Social Networks and Subjectivities in Migration Processes
The aim of the talk is to link two theoretical perspectives which are both very popular within migration studies – transnationality and theories of migrant integration. Until recently, they have developed parallel to one another rather than in dialogue with each other. Janine Dahinden argues that by introducing ‘locality’ and by distinguishing analytically between local and transnational networks on the one hand and local and transnational subjectivities on the other hand, we are able to establish a link between these two theoretical orientations.

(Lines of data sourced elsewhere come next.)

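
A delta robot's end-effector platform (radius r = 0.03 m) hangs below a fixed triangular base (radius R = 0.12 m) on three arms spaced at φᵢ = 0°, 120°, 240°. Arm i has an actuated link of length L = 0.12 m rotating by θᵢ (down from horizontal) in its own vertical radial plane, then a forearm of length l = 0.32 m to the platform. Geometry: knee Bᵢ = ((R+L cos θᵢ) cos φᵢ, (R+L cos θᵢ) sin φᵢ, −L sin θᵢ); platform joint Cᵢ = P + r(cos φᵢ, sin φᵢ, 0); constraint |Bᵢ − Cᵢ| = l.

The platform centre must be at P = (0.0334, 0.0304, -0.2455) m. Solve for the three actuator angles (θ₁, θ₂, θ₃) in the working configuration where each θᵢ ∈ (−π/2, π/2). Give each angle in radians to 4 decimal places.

θ₁ = -0.1744, θ₂ = -0.0006, θ₃ = 0.3491

φ1=0.0° → target in arm frame (0.0334, 0.0304)
  A=0.0566, B=-0.2455, C=(l²−L²−A²−y'²−z²)/(2L)=0.0983
  θ1 = atan2(B,A) + arccos(C/0.2519) = -0.1744
rotate P by −φ2: (0.0096, -0.0441, -0.2455)
  A=0.0804, B=-0.2455, C=(l²−L²−A²−y'²−z²)/(2L)=0.0805
  θ2 = atan2(B,A) + arccos(C/0.2583) = -0.0006
rotate P by −φ3: (-0.0430, 0.0137, -0.2455)
  A=0.1330, B=-0.2455, C=(l²−L²−A²−y'²−z²)/(2L)=0.0410
  √(A²+B²)=0.2792;  θ3 = -1.0742+1.4234 ≈ 0.3491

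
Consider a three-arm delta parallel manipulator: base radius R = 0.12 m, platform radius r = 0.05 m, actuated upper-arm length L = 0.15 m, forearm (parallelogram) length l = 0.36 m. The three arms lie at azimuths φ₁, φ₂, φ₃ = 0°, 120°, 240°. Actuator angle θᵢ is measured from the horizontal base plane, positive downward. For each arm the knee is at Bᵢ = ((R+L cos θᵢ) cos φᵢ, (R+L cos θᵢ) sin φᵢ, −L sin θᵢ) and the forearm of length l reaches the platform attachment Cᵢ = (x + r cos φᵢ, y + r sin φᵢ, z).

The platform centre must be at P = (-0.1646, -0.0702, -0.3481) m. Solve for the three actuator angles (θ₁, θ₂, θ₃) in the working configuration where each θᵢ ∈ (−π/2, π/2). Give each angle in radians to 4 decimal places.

θ₁ = 1.2215, θ₂ = 0.6109, θ₃ = 0.0874

φ1=0.0° → target in arm frame (-0.1646, -0.0702)
  A=0.2346, B=-0.3481, C=(l²−L²−A²−y'²−z²)/(2L)=-0.2468
  γ=atan2(-0.3481,0.2346)=-0.9778;  ψ=arccos(-0.5879)=2.1993;  θ1=γ+ψ≈1.2215
rotate P by −φ2: (0.0215, 0.1776, -0.3481)
  e−x'=0.0485;  (l²−L²−(e−x')²−y'²−z²)/2L = -0.1599
  γ=atan2(-0.3481,0.0485)=-1.4324;  ψ=arccos(-0.4551)=2.0433;  θ2=γ+ψ≈0.6109
rotate P by −φ3: (0.1431, -0.1074, -0.3481)
  A cos θ + B sin θ = C:  -0.0731·cos θ + -0.3481·sin θ = -0.1032
  θ3 = atan2(B,A) + arccos(C/0.3557) = 0.0874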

Prof. Janine Dahinden holds a chair in Transnational Studies at the Centre for the Understanding of Social Processes at the University of Neuchâtel, Switzerland. Her research approach represents a contemporary social anthropology that places the understanding of processes of mobility, transnationalism and social and symbolic boundary making in the realm of ethnicity, religion and gender.
Keynote - October 14th, 2011
The Resilience of People in Motion
Processes of immigration, transmigration, and remigration in the wider Europe today
Europe is a continent shaped by migration. Every year millions of people are migrating into the European Union. Others are emigrating from EU member countries. Many are leaving their homes and are trying to integrate into the host country, while others circulate between their home country and their “new home”, leave the country of entry, returning back to their “country of origin”, or they even migrate on to third countries.
Migration is a complex process with constraints and opportunities. Its flows have created different patterns, regimes and even cultures of migration. It involves voluntary and involuntary aspects, economic and non-economic issues, constructions and reconstructions between physical and symbolic spaces. This stipulates also new ways of theorizing and researching in the field.
Strategies of Survival, Strategies of Resistence
Migrants and migratory groups adopt as well as resist to challenges and expectations by the mobility itself or the receiving society. They perform resilient and innovative strategies of survival.
They are resilient by maintaining their culture(s), system(s) of belief, traditions, way of life etc. Yet, they are innovative being open for change, being transformers, innovators, entrepreneurs themselves. Therefore, adoption, change and/or innovation vs. resistance, continuity and/or resilience have to be seen as part of the migratory agency. The migrants’ culture of resilience, meaning the maintenance of core elements of their livelihood, has to be conceptualized in an ever changing world challenging the integrity and cohesion of any, but especially migratory groups.
The aim of the conference is to discuss new theoretical approaches, methodologies and empirical research results on immigration, transmigration and re-migration topics. It focusses on changing European migration regimes and discourses since the fall of the iron curtain until today.